Rédigé par Clémence Huckel | 21/08/19 08:36

 

Photo by John Schnobrich on Unsplash

La prise de décision chez l’humain est un phénomène complexe, qui est alimenté par une multitude de facteurs. De plus, il arrive que l’Homme, même en ayant une intention particulière, ne réalise pas l’action en adéquation avec cette intention. En effet chaque décision est influencée par une multitude de facteurs, notamment ce qu’on appelle des biais, des processus cognitifs qui vont court-circuiter le raisonnement logique, et qui vont biaiser le raisonnement pour résulter en une finalité qui ne sera pas en accord avec son intention.  Comme ces biais sont systématiques et prévisibles, il est cependant possible de les contourner, en faisant des modifications dans l’environnement de décisions, ce qu’on appelle des nudges.

 

 

Dans la première partie de cette série sur les nudges, nous avons exposé la théorie de Daniel Kahnemann sur les différentes vitesses de pensée, et le processus de décision. Nous avons expliqué comment ce psychologue a mis en évidence une centaine de biais et nous les avons illustrés dans des exemples de marketing ou d’actions qui utilisent justement des nudges, pour pallier ces biais. Nous avons montré comment réduire cet écart entre intention et action. 

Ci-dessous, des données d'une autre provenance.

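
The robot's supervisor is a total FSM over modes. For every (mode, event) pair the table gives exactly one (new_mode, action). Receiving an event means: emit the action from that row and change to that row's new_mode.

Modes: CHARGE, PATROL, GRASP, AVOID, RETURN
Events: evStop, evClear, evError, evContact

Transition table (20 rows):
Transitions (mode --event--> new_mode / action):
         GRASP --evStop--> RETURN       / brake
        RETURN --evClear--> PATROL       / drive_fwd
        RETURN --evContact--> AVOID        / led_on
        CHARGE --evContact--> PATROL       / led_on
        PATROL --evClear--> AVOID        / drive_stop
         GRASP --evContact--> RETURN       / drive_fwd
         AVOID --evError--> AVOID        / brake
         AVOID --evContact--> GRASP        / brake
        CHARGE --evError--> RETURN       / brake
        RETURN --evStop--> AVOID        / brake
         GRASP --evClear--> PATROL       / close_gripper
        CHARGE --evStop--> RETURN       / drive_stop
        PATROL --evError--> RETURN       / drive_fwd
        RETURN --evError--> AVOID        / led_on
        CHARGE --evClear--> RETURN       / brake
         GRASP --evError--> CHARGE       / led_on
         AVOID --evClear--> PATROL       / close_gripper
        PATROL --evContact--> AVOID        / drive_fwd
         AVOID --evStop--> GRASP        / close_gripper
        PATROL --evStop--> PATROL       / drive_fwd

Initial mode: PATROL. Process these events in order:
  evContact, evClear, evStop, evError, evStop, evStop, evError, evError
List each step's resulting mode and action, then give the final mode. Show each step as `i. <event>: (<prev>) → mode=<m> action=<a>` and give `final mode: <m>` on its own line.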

Dans cette seconde partie, nous verrons comment transposer ces nudges dans le milieu du digital et quelle est la particularité de cet environnement, à travers différents exemples de biais qui seront contournés. 

 

La particularité du digital

Aujourd’hui, énormément d’actions quotidiennes se déroulent sur le canal du digital : chercher un appartement, réserver un voyage, commander à manger. Le digital s’est inscrit dans chaque partie de nos journées, il existe d’ailleurs pas moins de 1.4 milliards de sites Internet dans le monde. Par exemple, en recherche d’une prestation professionnelle, vous allez vous renseigner sur Internet. Le premier réflexe sera d’ailleurs d’aller sur un moteur de recherche, un forum spécialisé, le site d’un prestataire et de chercher les informations sur le web. 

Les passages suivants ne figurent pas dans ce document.